The big picture: Nearly 2 million customers were without power in the southeast Florida on Friday evening as affected states moved toward recovery efforts to deal with severe damage in the hurricane's aftermath. The storm became a post-tropical cyclone as winds dipped to 70 mph Friday afternoon.
* Florida officials said there were "several drowning deaths and other fatalities" from the storm, according to AP.
* A 22-year-old woman died when she was ejected in an ATV rollover incident on a washout road, AP reports.
* A 71-year-old man died from head injuries when he fell off a roof Wednesday while putting up rain shutters, per AP.
* Two people died in a car crash on Thursday afternoon in Putnam County, which was inundated with rain as the storm passed over the state.
* At least two people were confirmed dead on Sanibel, an island in southwest Florida that experienced major surge-related flooding during the storm.

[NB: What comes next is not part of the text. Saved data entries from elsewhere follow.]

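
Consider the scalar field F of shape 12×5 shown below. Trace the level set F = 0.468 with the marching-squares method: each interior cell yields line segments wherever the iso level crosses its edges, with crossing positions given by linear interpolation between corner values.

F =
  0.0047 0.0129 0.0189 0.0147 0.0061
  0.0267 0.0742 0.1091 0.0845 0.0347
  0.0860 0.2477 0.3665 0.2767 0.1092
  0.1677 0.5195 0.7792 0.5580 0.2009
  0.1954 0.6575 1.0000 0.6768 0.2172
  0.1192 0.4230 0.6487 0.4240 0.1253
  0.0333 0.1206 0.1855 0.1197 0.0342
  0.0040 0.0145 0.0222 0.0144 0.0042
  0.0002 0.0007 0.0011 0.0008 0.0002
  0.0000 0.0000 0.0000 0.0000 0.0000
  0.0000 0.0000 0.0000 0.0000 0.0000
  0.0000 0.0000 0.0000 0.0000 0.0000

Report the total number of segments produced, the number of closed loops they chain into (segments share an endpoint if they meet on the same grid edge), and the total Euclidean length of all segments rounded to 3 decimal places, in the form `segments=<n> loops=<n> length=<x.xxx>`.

cell (2,0): code 0100 → (2.811,1.000)–(3.000,0.854)
cell (2,1): code 1100 → (2.246,2.000)–(2.811,1.000)
cell (2,2): code 1100 → (2.680,3.000)–(2.246,2.000)
cell (2,3): code 1000 → (3.000,3.252)–(2.680,3.000)
cell (3,0): code 0110 → (3.000,0.854)–(4.000,0.590)
cell (3,3): code 1001 → (4.000,3.454)–(3.000,3.252)
cell (4,0): code 0010 → (4.000,0.590)–(4.808,1.000)
cell (4,1): code 0111 → (4.808,1.000)–(5.000,1.199)
cell (4,2): code 1011 → (5.000,2.804)–(4.826,3.000)
cell (4,3): code 0001 → (4.826,3.000)–(4.000,3.454)
cell (5,1): code 0010 → (5.000,1.199)–(5.390,2.000)
cell (5,2): code 0001 → (5.390,2.000)–(5.000,2.804)
total: 12 segments, chained into 1 closed loop(s), length Σ = 9.111678

segments=12 loops=1 length=9.112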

* A person in Lake County died on Wednesday after his vehicle hydroplaned, while another person was found dead in the city of Deltona in central Florida, according to AP.
The latest: Ian made landfall Friday as a Category 1 storm in South Carolina, carrying a "life-threatening" storm surge of 4 to 7 feet, Axios' Andrew Freedman writes.
* By Friday evening, more than 350,000 customers were left without power across the Carolinas.
* The storm had regained hurricane status on Thursday night on its way to a damaging encounter with the Carolinas and a portion of southern Georgia.
What they're saying: The hurricane "is likely to rank among the worst in the nation's history," Biden said Friday at a press briefing. "You have all seen on television homes and property wiped out. It's gonna take months, years to rebuild."
* Biden had said Thursday "this could be the deadliest hurricane in Florida's history."
* "We absolutely expect to have mortality from this hurricane," Florida Gov. Ron DeSantis said in a news briefing Thursday.
* DeSantis said there were more than 700 confirmed rescues as of Thursday evening.
* Some of the deadliest hurricanes in Florida tracked by the National Hurricane Center during the first half of the 20th century saw between around 350 and 1,800 deaths.
NHC officials warned Thursday night that many hurricane-related deaths occur days after the storm has passed while people are recovering.
* These deaths, also called "indirect deaths," primarily arise from excessive heat and over-exertion and carbon monoxide poisoning from running generators indoors.